Furthermore, information should be as personally tailored as possible, as individually contextualized information is much more likely to be recalled and used in decision making.
Aspiring students must also be able to compare and contrast their school and loan choices. It would be very difficult to choose which school to attend if you knew the graduation rate of one and the list of majors of the other. They must be able to compare the same variables side by side.
Fortunately, it looks like Congressional leaders are interested in arming students with more information as well.
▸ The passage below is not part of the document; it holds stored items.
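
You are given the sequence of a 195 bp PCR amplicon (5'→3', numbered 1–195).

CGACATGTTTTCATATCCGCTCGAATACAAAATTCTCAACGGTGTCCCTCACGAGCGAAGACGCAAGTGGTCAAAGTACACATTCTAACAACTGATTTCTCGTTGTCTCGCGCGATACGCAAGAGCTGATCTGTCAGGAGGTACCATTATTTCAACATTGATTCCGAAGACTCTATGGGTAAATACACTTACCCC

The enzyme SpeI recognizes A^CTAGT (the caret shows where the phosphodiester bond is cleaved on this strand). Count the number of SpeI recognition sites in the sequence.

0

No occurrence of ACTAGT is present in the sequence.
SpeI does not cut: 0 sites.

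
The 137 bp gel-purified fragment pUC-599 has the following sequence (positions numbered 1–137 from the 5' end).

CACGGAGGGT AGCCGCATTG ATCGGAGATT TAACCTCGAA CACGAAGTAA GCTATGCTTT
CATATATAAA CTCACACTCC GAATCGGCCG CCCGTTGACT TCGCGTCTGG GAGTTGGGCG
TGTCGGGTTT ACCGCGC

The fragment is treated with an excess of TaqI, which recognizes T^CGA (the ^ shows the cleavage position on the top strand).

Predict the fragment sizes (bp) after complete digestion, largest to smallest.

The TaqI site (TCGA) starts at position 36.
TaqI cuts after the first base of each site, so after position 36.
Linear molecule, 1 cut → 2 fragments:
  1–36 → 36 bp
  37–137 → 101 bp
Sorted largest to smallest: 101, 36 bp.

101, 36 bp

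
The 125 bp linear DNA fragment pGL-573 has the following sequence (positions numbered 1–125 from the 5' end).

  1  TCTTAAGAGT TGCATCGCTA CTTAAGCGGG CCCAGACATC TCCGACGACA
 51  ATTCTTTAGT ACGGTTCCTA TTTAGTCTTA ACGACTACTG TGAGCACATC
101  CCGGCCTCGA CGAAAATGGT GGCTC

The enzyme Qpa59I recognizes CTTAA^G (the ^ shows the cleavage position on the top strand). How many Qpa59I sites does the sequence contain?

2

CTTAAG occurs starting at positions 2, 21.
Qpa59I cuts at 2 sites.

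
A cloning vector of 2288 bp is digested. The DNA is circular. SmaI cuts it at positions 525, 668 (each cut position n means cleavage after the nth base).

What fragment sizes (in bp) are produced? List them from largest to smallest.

2145, 143 bp

Circular molecule, 2 cuts → 2 fragments:
  668 − 525 = 143 bp
  wrap: 2288 − 668 + 525 = 2145 bp
Sorted largest to smallest: 2145, 143 bp.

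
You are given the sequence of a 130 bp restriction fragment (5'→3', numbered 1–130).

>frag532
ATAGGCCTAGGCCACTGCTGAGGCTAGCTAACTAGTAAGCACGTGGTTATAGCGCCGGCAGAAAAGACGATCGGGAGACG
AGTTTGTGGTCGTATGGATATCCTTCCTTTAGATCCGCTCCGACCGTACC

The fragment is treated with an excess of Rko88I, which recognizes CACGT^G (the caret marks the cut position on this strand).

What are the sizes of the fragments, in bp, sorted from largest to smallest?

86, 44 bp

The Rko88I site (CACGTG) starts at position 40.
Rko88I cuts after base 5 of each site (before the last base), so after position 44.
Linear molecule, 1 cut → 2 fragments:
  1–44 → 44 bp
  45–130 → 86 bp
Sorted largest to smallest: 86, 44 bp.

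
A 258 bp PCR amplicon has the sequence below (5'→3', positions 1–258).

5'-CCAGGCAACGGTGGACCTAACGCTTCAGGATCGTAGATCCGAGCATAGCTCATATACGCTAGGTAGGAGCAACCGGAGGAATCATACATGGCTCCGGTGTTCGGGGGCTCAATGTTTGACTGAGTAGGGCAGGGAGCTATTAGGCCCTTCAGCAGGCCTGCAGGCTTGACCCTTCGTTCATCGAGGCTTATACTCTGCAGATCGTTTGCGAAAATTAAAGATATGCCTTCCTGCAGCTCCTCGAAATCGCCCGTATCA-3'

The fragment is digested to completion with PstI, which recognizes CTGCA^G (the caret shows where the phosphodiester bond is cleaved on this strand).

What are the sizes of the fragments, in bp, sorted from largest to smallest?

PstI sites (CTGCAG) start at positions 158, 195, 231.
PstI cuts after base 5 of each site (before the last base), so after positions 162, 199, 235.
Linear molecule, 3 cuts → 4 fragments:
  1–162 → 162 bp
  163–199 → 37 bp
  200–235 → 36 bp
  236–258 → 23 bp
Sorted largest to smallest: 162, 37, 36, 23 bp.

162, 37, 36, 23 bp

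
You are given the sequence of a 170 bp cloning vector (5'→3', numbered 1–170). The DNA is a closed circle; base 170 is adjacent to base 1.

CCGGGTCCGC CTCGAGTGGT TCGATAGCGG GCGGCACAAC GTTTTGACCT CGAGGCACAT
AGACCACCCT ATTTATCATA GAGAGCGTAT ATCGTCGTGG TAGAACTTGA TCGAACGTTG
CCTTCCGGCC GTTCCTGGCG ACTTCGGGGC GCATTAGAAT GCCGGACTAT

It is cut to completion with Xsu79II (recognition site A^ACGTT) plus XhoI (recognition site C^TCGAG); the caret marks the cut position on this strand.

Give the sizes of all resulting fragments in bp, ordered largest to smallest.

Xsu79II sites (AACGTT) start at positions 38, 114.
Xsu79II cuts after the first base of each site, so after positions 38, 114.
XhoI sites (CTCGAG) start at positions 11, 49.
XhoI cuts after the first base of each site, so after positions 11, 49.
Combined cut positions: 11, 38, 49, 114.
Circular molecule, 4 cuts → 4 fragments:
  12–38 → 27 bp
  39–49 → 11 bp
  50–114 → 65 bp
  115–170 then 1–11 → 56 + 11 = 67 bp
Sorted largest to smallest: 67, 65, 27, 11 bp.

67, 65, 27, 11 bp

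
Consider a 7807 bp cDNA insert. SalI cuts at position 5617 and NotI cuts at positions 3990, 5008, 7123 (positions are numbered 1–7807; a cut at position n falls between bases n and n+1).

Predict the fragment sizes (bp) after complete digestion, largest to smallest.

3990, 1506, 1018, 684, 609 bp

Combined cut positions (sorted): 3990, 5008, 5617, 7123.
Linear molecule, 4 cuts → 5 fragments:
  3990 − 0 = 3990 bp
  5008 − 3990 = 1018 bp
  5617 − 5008 = 609 bp
  7123 − 5617 = 1506 bp
  7807 − 7123 = 684 bp
Sorted largest to smallest: 3990, 1506, 1018, 684, 609 bp.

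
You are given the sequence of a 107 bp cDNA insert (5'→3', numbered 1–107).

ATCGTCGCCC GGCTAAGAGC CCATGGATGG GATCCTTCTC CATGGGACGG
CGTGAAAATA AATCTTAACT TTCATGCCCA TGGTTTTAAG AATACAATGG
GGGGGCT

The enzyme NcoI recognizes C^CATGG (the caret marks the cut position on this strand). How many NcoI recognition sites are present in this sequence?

3

CCATGG occurs starting at positions 21, 40, 78.
NcoI cuts at 3 sites.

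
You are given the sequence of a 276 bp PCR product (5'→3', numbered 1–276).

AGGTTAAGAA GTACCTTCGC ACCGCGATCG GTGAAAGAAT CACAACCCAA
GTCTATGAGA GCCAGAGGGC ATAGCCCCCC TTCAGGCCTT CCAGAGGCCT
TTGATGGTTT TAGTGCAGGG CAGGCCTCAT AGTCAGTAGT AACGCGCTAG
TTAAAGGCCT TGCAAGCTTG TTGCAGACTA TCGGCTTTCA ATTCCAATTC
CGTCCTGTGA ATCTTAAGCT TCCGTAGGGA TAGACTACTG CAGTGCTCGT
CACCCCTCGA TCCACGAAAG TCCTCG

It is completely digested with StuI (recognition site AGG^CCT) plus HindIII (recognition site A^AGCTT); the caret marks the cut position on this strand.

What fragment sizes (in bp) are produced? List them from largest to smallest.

86, 60, 52, 33, 27, 11, 7 bp

StuI sites (AGGCCT) start at positions 84, 95, 122, 155.
StuI cuts after base 3 of each site, so after positions 86, 97, 124, 157.
HindIII sites (AAGCTT) start at positions 164, 216.
HindIII cuts after the first base of each site, so after positions 164, 216.
Combined cut positions: 86, 97, 124, 157, 164, 216.
Linear molecule, 6 cuts → 7 fragments:
  1–86 → 86 bp
  87–97 → 11 bp
  98–124 → 27 bp
  125–157 → 33 bp
  158–164 → 7 bp
  165–216 → 52 bp
  217–276 → 60 bp
Sorted largest to smallest: 86, 60, 52, 33, 27, 11, 7 bp.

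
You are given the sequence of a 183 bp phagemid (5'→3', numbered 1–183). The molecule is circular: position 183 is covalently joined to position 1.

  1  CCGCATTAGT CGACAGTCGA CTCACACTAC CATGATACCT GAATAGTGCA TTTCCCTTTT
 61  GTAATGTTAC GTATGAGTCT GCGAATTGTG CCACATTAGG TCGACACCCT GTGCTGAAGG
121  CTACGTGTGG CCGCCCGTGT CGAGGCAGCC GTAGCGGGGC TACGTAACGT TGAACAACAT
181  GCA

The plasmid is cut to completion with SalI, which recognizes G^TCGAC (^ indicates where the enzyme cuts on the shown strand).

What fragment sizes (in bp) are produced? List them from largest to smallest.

SalI sites (GTCGAC) start at positions 9, 16, 100.
SalI cuts after the first base of each site, so after positions 9, 16, 100.
Circular molecule, 3 cuts → 3 fragments:
  10–16 → 7 bp
  17–100 → 84 bp
  101–183 then 1–9 → 83 + 9 = 92 bp
Sorted largest to smallest: 92, 84, 7 bp.

92, 84, 7 bp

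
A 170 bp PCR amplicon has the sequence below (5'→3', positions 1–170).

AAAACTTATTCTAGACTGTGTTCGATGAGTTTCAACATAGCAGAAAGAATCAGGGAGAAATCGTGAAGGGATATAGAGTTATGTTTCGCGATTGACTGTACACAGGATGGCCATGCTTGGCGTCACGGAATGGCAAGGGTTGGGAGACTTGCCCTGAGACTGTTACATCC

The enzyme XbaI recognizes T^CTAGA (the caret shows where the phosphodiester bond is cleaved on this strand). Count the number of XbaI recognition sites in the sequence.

TCTAGA occurs starting at position 10.
XbaI cuts at 1 site.

1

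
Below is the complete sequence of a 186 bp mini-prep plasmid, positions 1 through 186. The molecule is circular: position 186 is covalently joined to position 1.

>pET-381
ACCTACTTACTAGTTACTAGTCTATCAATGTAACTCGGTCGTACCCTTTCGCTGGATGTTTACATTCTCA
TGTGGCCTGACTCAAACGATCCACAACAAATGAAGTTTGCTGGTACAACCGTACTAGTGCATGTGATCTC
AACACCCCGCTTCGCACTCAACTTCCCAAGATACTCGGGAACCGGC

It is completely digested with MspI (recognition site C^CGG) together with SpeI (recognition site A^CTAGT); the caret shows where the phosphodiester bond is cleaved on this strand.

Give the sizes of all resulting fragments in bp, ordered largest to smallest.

The MspI site (CCGG) starts at position 182.
MspI cuts after the first base of each site, so after position 182.
SpeI sites (ACTAGT) start at positions 9, 16, 123.
SpeI cuts after the first base of each site, so after positions 9, 16, 123.
Combined cut positions: 9, 16, 123, 182.
Circular molecule, 4 cuts → 4 fragments:
  10–16 → 7 bp
  17–123 → 107 bp
  124–182 → 59 bp
  183–186 then 1–9 → 4 + 9 = 13 bp
Sorted largest to smallest: 107, 59, 13, 7 bp.

107, 59, 13, 7 bp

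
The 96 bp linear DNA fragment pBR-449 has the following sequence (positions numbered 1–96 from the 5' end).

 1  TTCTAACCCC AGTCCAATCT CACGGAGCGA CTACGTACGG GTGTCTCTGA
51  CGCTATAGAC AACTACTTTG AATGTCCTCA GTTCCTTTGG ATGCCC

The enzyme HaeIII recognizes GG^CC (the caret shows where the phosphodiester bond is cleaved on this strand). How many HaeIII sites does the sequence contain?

No occurrence of GGCC is present in the sequence.
HaeIII does not cut: 0 sites.

0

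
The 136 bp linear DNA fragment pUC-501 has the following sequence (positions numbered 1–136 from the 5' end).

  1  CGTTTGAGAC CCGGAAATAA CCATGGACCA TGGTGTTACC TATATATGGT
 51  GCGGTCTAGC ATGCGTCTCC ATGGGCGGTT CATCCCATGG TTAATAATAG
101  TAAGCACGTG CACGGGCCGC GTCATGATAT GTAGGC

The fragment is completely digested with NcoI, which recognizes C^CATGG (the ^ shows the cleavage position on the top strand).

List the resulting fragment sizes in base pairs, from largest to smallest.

51, 41, 21, 16, 7 bp

NcoI sites (CCATGG) start at positions 21, 28, 69, 85.
NcoI cuts after the first base of each site, so after positions 21, 28, 69, 85.
Linear molecule, 4 cuts → 5 fragments:
  1–21 → 21 bp
  22–28 → 7 bp
  29–69 → 41 bp
  70–85 → 16 bp
  86–136 → 51 bp
Sorted largest to smallest: 51, 41, 21, 16, 7 bp.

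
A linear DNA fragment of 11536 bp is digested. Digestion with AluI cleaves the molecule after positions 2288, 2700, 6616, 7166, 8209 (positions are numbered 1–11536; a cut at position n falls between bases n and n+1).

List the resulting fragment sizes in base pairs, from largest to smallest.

Linear molecule, 5 cuts → 6 fragments:
  2288 − 0 = 2288 bp
  2700 − 2288 = 412 bp
  6616 − 2700 = 3916 bp
  7166 − 6616 = 550 bp
  8209 − 7166 = 1043 bp
  11536 − 8209 = 3327 bp
Sorted largest to smallest: 3916, 3327, 2288, 1043, 550, 412 bp.

3916, 3327, 2288, 1043, 550, 412 bp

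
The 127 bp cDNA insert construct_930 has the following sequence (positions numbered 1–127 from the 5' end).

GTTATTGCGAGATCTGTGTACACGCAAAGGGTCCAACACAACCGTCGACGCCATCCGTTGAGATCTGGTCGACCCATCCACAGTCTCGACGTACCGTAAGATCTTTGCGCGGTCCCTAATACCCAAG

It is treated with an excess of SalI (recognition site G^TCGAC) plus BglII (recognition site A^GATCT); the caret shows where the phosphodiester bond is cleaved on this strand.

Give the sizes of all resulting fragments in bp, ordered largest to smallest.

SalI sites (GTCGAC) start at positions 44, 68.
SalI cuts after the first base of each site, so after positions 44, 68.
BglII sites (AGATCT) start at positions 10, 61, 99.
BglII cuts after the first base of each site, so after positions 10, 61, 99.
Combined cut positions: 10, 44, 61, 68, 99.
Linear molecule, 5 cuts → 6 fragments:
  1–10 → 10 bp
  11–44 → 34 bp
  45–61 → 17 bp
  62–68 → 7 bp
  69–99 → 31 bp
  100–127 → 28 bp
Sorted largest to smallest: 34, 31, 28, 17, 10, 7 bp.

34, 31, 28, 17, 10, 7 bp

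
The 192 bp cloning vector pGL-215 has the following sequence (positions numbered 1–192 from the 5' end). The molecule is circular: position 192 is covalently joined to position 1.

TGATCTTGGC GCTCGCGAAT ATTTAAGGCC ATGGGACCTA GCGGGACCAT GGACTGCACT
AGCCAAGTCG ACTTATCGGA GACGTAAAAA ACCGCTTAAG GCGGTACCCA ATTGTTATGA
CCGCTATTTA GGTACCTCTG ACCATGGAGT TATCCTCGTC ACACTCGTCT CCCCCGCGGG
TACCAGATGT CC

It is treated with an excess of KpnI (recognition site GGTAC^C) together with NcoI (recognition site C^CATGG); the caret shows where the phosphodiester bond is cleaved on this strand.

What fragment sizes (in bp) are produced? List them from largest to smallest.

60, 41, 38, 28, 18, 7 bp

KpnI sites (GGTACC) start at positions 103, 131, 179.
KpnI cuts after base 5 of each site (before the last base), so after positions 107, 135, 183.
NcoI sites (CCATGG) start at positions 29, 47, 142.
NcoI cuts after the first base of each site, so after positions 29, 47, 142.
Combined cut positions: 29, 47, 107, 135, 142, 183.
Circular molecule, 6 cuts → 6 fragments:
  30–47 → 18 bp
  48–107 → 60 bp
  108–135 → 28 bp
  136–142 → 7 bp
  143–183 → 41 bp
  184–192 then 1–29 → 9 + 29 = 38 bp
Sorted largest to smallest: 60, 41, 38, 28, 18, 7 bp.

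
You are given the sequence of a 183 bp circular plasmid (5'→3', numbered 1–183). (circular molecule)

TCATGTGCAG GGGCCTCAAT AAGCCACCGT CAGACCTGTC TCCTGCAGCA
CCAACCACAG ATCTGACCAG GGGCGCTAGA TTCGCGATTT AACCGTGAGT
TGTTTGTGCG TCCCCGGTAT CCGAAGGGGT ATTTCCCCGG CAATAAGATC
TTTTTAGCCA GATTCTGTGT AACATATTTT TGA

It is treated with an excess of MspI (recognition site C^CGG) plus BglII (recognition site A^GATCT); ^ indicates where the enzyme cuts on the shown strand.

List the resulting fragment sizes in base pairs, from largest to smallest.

96, 55, 23, 9 bp

MspI sites (CCGG) start at positions 114, 137.
MspI cuts after the first base of each site, so after positions 114, 137.
BglII sites (AGATCT) start at positions 59, 146.
BglII cuts after the first base of each site, so after positions 59, 146.
Combined cut positions: 59, 114, 137, 146.
Circular molecule, 4 cuts → 4 fragments:
  60–114 → 55 bp
  115–137 → 23 bp
  138–146 → 9 bp
  147–183 then 1–59 → 37 + 59 = 96 bp
Sorted largest to smallest: 96, 55, 23, 9 bp.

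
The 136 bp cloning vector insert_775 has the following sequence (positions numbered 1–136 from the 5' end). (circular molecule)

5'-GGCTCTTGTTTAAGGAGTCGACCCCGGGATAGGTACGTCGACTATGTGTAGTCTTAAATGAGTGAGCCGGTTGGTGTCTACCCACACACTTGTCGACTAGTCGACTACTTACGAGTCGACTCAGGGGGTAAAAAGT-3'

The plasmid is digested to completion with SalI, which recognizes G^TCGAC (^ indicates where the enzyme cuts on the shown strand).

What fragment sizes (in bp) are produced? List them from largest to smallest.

55, 38, 20, 15, 8 bp

SalI sites (GTCGAC) start at positions 17, 37, 92, 100, 115.
SalI cuts after the first base of each site, so after positions 17, 37, 92, 100, 115.
Circular molecule, 5 cuts → 5 fragments:
  18–37 → 20 bp
  38–92 → 55 bp
  93–100 → 8 bp
  101–115 → 15 bp
  116–136 then 1–17 → 21 + 17 = 38 bp
Sorted largest to smallest: 55, 38, 20, 15, 8 bp.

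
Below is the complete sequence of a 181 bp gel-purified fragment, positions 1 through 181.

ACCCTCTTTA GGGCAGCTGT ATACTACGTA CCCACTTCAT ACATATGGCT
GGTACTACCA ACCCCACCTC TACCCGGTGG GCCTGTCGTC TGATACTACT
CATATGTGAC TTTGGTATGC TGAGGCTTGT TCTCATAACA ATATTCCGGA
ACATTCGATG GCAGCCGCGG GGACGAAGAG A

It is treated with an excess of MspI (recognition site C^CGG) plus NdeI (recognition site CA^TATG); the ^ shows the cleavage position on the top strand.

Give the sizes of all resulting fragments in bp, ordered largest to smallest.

44, 43, 35, 31, 28 bp

MspI sites (CCGG) start at positions 74, 146.
MspI cuts after the first base of each site, so after positions 74, 146.
NdeI sites (CATATG) start at positions 42, 101.
NdeI cuts after base 2 of each site, so after positions 43, 102.
Combined cut positions: 43, 74, 102, 146.
Linear molecule, 4 cuts → 5 fragments:
  1–43 → 43 bp
  44–74 → 31 bp
  75–102 → 28 bp
  103–146 → 44 bp
  147–181 → 35 bp
Sorted largest to smallest: 44, 43, 35, 31, 28 bp.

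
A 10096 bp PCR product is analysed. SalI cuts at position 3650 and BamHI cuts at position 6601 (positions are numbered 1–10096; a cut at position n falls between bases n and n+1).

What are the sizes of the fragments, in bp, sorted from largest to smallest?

Combined cut positions (sorted): 3650, 6601.
Linear molecule, 2 cuts → 3 fragments:
  3650 − 0 = 3650 bp
  6601 − 3650 = 2951 bp
  10096 − 6601 = 3495 bp
Sorted largest to smallest: 3650, 3495, 2951 bp.

3650, 3495, 2951 bp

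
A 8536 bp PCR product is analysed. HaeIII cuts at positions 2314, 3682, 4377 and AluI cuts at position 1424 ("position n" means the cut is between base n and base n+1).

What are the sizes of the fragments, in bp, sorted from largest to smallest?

4159, 1424, 1368, 890, 695 bp

Combined cut positions (sorted): 1424, 2314, 3682, 4377.
Linear molecule, 4 cuts → 5 fragments:
  1424 − 0 = 1424 bp
  2314 − 1424 = 890 bp
  3682 − 2314 = 1368 bp
  4377 − 3682 = 695 bp
  8536 − 4377 = 4159 bp
Sorted largest to smallest: 4159, 1424, 1368, 890, 695 bp.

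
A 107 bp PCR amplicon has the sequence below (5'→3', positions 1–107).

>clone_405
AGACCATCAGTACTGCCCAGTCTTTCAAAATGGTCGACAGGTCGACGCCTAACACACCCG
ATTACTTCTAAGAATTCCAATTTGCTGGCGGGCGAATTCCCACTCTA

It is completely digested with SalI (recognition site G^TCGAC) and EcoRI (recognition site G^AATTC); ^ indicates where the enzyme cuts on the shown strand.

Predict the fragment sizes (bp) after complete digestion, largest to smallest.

SalI sites (GTCGAC) start at positions 33, 41.
SalI cuts after the first base of each site, so after positions 33, 41.
EcoRI sites (GAATTC) start at positions 72, 94.
EcoRI cuts after the first base of each site, so after positions 72, 94.
Combined cut positions: 33, 41, 72, 94.
Linear molecule, 4 cuts → 5 fragments:
  1–33 → 33 bp
  34–41 → 8 bp
  42–72 → 31 bp
  73–94 → 22 bp
  95–107 → 13 bp
Sorted largest to smallest: 33, 31, 22, 13, 8 bp.

33, 31, 22, 13, 8 bp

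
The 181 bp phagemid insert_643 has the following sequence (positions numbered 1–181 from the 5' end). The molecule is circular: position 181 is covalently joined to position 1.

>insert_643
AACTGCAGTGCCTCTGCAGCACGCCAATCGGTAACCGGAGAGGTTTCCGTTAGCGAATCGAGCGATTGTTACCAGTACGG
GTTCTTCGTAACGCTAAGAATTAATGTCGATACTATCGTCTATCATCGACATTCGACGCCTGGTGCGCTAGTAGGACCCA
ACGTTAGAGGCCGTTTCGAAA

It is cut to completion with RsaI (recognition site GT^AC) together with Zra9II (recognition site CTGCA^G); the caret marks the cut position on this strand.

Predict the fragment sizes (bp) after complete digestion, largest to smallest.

112, 58, 11 bp

The RsaI site (GTAC) starts at position 75.
RsaI cuts after base 2 of each site, so after position 76.
Zra9II sites (CTGCAG) start at positions 3, 14.
Zra9II cuts after base 5 of each site (before the last base), so after positions 7, 18.
Combined cut positions: 7, 18, 76.
Circular molecule, 3 cuts → 3 fragments:
  8–18 → 11 bp
  19–76 → 58 bp
  77–181 then 1–7 → 105 + 7 = 112 bp
Sorted largest to smallest: 112, 58, 11 bp.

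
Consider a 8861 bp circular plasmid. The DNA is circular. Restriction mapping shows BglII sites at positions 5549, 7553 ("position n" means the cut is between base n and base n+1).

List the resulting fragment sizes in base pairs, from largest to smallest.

Circular molecule, 2 cuts → 2 fragments:
  7553 − 5549 = 2004 bp
  wrap: 8861 − 7553 + 5549 = 6857 bp
Sorted largest to smallest: 6857, 2004 bp.

6857, 2004 bp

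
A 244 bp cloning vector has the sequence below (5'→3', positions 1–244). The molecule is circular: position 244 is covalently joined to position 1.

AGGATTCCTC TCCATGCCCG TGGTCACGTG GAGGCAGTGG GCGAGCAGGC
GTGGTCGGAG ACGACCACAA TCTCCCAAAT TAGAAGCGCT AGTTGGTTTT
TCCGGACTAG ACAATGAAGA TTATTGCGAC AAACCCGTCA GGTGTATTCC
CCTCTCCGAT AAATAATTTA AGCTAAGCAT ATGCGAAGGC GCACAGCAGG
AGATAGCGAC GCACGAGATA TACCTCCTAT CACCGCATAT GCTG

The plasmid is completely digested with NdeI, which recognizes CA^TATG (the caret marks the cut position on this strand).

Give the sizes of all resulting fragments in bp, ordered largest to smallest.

NdeI sites (CATATG) start at positions 178, 236.
NdeI cuts after base 2 of each site, so after positions 179, 237.
Circular molecule, 2 cuts → 2 fragments:
  180–237 → 58 bp
  238–244 then 1–179 → 7 + 179 = 186 bp
Sorted largest to smallest: 186, 58 bp.

186, 58 bp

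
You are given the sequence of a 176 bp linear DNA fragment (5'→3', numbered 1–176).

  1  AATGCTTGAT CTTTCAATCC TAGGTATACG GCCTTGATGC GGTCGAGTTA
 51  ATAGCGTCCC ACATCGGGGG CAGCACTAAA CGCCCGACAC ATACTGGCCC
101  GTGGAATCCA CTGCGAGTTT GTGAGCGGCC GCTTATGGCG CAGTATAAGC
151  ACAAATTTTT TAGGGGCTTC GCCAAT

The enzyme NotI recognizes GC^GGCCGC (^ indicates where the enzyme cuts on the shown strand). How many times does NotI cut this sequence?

GCGGCCGC occurs starting at position 125.
NotI cuts at 1 site.

1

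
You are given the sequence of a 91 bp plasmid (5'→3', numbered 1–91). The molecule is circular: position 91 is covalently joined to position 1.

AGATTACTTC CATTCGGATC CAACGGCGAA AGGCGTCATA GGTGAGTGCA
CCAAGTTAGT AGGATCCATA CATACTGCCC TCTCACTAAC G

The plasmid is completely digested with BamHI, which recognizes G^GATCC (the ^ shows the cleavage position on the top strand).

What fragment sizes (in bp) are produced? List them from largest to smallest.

BamHI sites (GGATCC) start at positions 16, 62.
BamHI cuts after the first base of each site, so after positions 16, 62.
Circular molecule, 2 cuts → 2 fragments:
  17–62 → 46 bp
  63–91 then 1–16 → 29 + 16 = 45 bp
Sorted largest to smallest: 46, 45 bp.

46, 45 bp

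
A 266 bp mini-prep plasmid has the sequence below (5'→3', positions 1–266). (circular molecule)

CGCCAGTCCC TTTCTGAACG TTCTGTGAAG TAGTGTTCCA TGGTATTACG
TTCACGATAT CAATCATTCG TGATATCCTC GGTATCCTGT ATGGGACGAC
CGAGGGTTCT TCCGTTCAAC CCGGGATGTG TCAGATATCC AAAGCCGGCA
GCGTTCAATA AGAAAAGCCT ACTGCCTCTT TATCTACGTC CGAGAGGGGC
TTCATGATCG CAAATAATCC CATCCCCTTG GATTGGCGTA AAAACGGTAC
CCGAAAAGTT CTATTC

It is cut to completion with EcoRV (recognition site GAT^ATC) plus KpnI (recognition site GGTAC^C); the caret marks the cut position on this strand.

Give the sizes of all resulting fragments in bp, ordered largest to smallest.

EcoRV sites (GATATC) start at positions 56, 72, 134.
EcoRV cuts after base 3 of each site, so after positions 58, 74, 136.
The KpnI site (GGTACC) starts at position 246.
KpnI cuts after base 5 of each site (before the last base), so after position 250.
Combined cut positions: 58, 74, 136, 250.
Circular molecule, 4 cuts → 4 fragments:
  59–74 → 16 bp
  75–136 → 62 bp
  137–250 → 114 bp
  251–266 then 1–58 → 16 + 58 = 74 bp
Sorted largest to smallest: 114, 74, 62, 16 bp.

114, 74, 62, 16 bp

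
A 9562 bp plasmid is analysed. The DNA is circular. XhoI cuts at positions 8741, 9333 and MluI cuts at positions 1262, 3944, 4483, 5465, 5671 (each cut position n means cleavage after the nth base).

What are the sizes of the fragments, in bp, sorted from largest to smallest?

3070, 2682, 1491, 982, 592, 539, 206 bp

Combined cut positions (sorted): 1262, 3944, 4483, 5465, 5671, 8741, 9333.
Circular molecule, 7 cuts → 7 fragments:
  3944 − 1262 = 2682 bp
  4483 − 3944 = 539 bp
  5465 − 4483 = 982 bp
  5671 − 5465 = 206 bp
  8741 − 5671 = 3070 bp
  9333 − 8741 = 592 bp
  wrap: 9562 − 9333 + 1262 = 1491 bp
Sorted largest to smallest: 3070, 2682, 1491, 982, 592, 539, 206 bp.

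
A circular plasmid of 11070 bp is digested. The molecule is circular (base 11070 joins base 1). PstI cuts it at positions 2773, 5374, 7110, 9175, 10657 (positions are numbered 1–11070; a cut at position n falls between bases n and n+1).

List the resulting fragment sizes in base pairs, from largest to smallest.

Circular molecule, 5 cuts → 5 fragments:
  5374 − 2773 = 2601 bp
  7110 − 5374 = 1736 bp
  9175 − 7110 = 2065 bp
  10657 − 9175 = 1482 bp
  wrap: 11070 − 10657 + 2773 = 3186 bp
Sorted largest to smallest: 3186, 2601, 2065, 1736, 1482 bp.

3186, 2601, 2065, 1736, 1482 bp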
In its white paper on proposals for reauthorizing the Higher Education Act, the Senate Health, Education, Labor and Pensions Committee called for “extensive consumer testing on what information is needed and how it should be presented” and to “[a]pply this research to any federally produced consumer tools and make the research available publicly to voluntarily inform the market.”
The House Education and Workforce Committee recently said, “Access to better information will empower students with the knowledge they need to make smart decisions in the college marketplace.”
We hope that the department will take note of this research as it designs this new tool and we also applaud department officials for committing to work with outside parties to design their own mobile apps and interfaces optimized for usability. After all, aspiring students can have all the data and information in the world, but if it’s not packaged and delivered in a way that’s useful to them, then we’re wasting our time.
Tom Allison is research and policy manager at Young Invincibles.